Shame on you, gun-toters who love to slam the lamestream media for hating on your right to bear arms! The Times will not pander to your stereotypes, and here's evidence: Today they have a lengthy article on fashionable ways to carry weapons. (And by "fashionable," they mean "hide," so that other people don't see your gun and become appropriately scared.) Apparently a number of outdoorsy clothing companies have devised special pockets and holsters in otherwise normal-looking street clothes just for the purpose of concealing weapons — presumably in states where it's legal to do so. Reports the Times:

Shawn Thompson, 35, who works at an auto dealership in eastern Kentucky, bought two shirts last month from the Woolrich Elite Concealed Carry line. Both, he wrote on his blog, are a step up from more rugged gear.

"Most of the clothes I used in the past to hide my sidearm looked pretty sloppy and had my girlfriend complaining about my looks," he wrote, adding in an interview, "I’m not James Bond or nothing, but these look pretty nice."

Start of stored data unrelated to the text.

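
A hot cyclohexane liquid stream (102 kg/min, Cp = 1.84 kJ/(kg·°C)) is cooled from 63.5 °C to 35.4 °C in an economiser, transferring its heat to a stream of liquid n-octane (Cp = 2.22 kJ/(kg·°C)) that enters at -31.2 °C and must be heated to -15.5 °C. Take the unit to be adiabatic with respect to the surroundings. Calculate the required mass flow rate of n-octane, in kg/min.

ṁ_c = 151 kg/min

Heat released by hot stream: Q = 102 × 1.84 × (63.5 − 35.4) = 5273.8 kJ/min
Energy balance on cold side (adiabatic exchanger): Q = ṁ_c·Cp_c·(T_c,out − T_c,in)
ṁ_c = 5273.8 / [2.22 × (-15.5 − -31.2)] = 151.31 kg/min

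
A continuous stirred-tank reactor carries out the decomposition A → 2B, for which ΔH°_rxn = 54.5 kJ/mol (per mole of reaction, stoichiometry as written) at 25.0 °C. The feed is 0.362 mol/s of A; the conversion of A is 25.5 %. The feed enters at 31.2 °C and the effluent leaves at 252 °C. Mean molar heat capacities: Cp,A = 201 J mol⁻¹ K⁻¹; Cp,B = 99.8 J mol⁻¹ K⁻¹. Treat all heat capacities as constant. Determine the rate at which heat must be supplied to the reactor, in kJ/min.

Extent of reaction ξ = 0.255 × 0.362 = 0.09231 mol/s
Reaction term: ξ·ΔH°_rxn = 0.09231 × 54.5 = 5.0309 kJ/s
Sensible, feed 31.2→25 °C: -0.45112 kJ/s
Outlet flows (mol/s): A 0.26969, B 0.18462
Sensible, products 25→252 °C: 16.488 kJ/s
Q = ΔH = 21.067 kJ/s = 21.067 kW
Heat supplied = 1264 kJ/min

Q_in = 1260 kJ/min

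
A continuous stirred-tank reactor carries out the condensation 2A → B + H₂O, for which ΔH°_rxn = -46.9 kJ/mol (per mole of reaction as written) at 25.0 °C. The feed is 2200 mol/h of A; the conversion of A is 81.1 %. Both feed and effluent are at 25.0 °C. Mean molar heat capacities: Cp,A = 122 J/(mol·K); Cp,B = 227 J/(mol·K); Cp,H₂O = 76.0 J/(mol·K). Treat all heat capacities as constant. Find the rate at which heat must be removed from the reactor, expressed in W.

Q_out = 11600 W

Extent of reaction ξ = 0.811 × 2200 / 2 = 892.1 mol/h
Reaction term: ξ·ΔH°_rxn = 892.1 × -46.9 = -41839 kJ/h
Q = ΔH = -41839 kJ/h = -11.622 kW
Heat removed = 11622 W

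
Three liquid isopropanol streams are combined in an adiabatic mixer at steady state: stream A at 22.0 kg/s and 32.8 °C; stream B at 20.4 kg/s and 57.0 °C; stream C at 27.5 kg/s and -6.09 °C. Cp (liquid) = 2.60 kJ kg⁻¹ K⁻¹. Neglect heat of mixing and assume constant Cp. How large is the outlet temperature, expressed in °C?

Adiabatic, steady state ⇒ Σ ṁᵢCp,ᵢ(T_out − Tᵢ) = 0
Σ ṁᵢCp,ᵢTᵢ = 22.0×2.60×32.8 + 20.4×2.60×57.0 + 27.5×2.60×-6.09 = 4464
Σ ṁᵢCp,ᵢ = 22.0×2.60 + 20.4×2.60 + 27.5×2.60 = 181.74
T_out = 4464 / 181.74 = 24.563 °C

T_out = 24.6 °C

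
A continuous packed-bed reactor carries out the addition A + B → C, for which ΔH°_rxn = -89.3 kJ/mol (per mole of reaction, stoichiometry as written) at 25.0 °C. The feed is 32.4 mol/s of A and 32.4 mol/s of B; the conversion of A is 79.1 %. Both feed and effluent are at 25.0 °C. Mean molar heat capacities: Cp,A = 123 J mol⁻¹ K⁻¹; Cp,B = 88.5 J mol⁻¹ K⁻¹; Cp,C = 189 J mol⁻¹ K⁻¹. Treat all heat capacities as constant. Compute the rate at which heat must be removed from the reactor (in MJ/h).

Q_out = 8240 MJ/h

Extent of reaction ξ = 0.791 × 32.4 = 25.628 mol/s
Reaction term: ξ·ΔH°_rxn = 25.628 × -89.3 = -2288.6 kJ/s
Q = ΔH = -2288.6 kJ/s = -2288.6 kW
Heat removed = 8239 MJ/h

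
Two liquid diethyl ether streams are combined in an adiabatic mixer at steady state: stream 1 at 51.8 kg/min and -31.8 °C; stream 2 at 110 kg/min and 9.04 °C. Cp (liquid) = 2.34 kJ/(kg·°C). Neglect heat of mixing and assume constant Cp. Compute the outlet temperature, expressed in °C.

No heat crosses the boundary, so H_out = H_in.
T_out = Σ ṁᵢCp,ᵢTᵢ / Σ ṁᵢCp,ᵢ
      = -1527.6 / 378.61 = -4.0349 °C

T_out = -4.03 °C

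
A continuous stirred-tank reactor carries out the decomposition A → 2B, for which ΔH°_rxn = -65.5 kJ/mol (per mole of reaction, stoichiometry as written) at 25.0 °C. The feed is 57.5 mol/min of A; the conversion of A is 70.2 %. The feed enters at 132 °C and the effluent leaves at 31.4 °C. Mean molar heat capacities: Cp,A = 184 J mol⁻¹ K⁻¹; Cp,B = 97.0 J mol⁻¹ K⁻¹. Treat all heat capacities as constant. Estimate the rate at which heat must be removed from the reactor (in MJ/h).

Q_out = 222 MJ/h

Extent of reaction ξ = 0.702 × 57.5 = 40.365 mol/min
Reaction term: ξ·ΔH°_rxn = 40.365 × -65.5 = -2643.9 kJ/min
Sensible, feed 132→25 °C: -1132.1 kJ/min
Outlet flows (mol/min): A 17.135, B 80.73
Sensible, products 25→31.4 °C: 70.295 kJ/min
Q = ΔH = -3705.7 kJ/min = -61.761 kW
Heat removed = 222.34 MJ/h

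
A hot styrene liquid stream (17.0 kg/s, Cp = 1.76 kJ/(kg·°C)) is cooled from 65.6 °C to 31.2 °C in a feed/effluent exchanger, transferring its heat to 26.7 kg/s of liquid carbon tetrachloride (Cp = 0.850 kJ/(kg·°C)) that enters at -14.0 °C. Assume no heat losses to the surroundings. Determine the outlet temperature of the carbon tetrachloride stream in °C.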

Another big step in the world of gun-concealing clothing: sweat-wicking fabric, coming soon from retailers like Under Armour. Apparently this is being developed not so much to keep the wearer from smelling bad, but because moisture from sweat can cause guns to rust. Priorities, people! 

But why do people want to hide their guns, anyway? (Besides the fact that weapons make other people nervous, that is.) Apparently they just want to seem mysterious, which may or may not make other people think twice about attacking them (at which point they are far more likely to get shot themselves, but anyway!):

The clothing lines address a perceived need in the concealed-carry subculture. Gun owners say they want to practice “maximum uncertainty,” meaning that if a gun is sufficiently concealed, a potential criminal will be unsure whether to attack. Gun experts say the research is inconclusive about whether such tactics reduce crime. Regardless, the clothing makers are jumping on the line of thinking.

“When someone walks down the street in a button-down and khakis, the bad guy gets a glimmer of fear, wondering: are they packing or not?” said Allen Forkner, a spokesman for Woolrich, which started its concealed-carry line in 2010 with three shirts.

So, "a glimmer of fear" is the new plaid? At least it's stinkproof.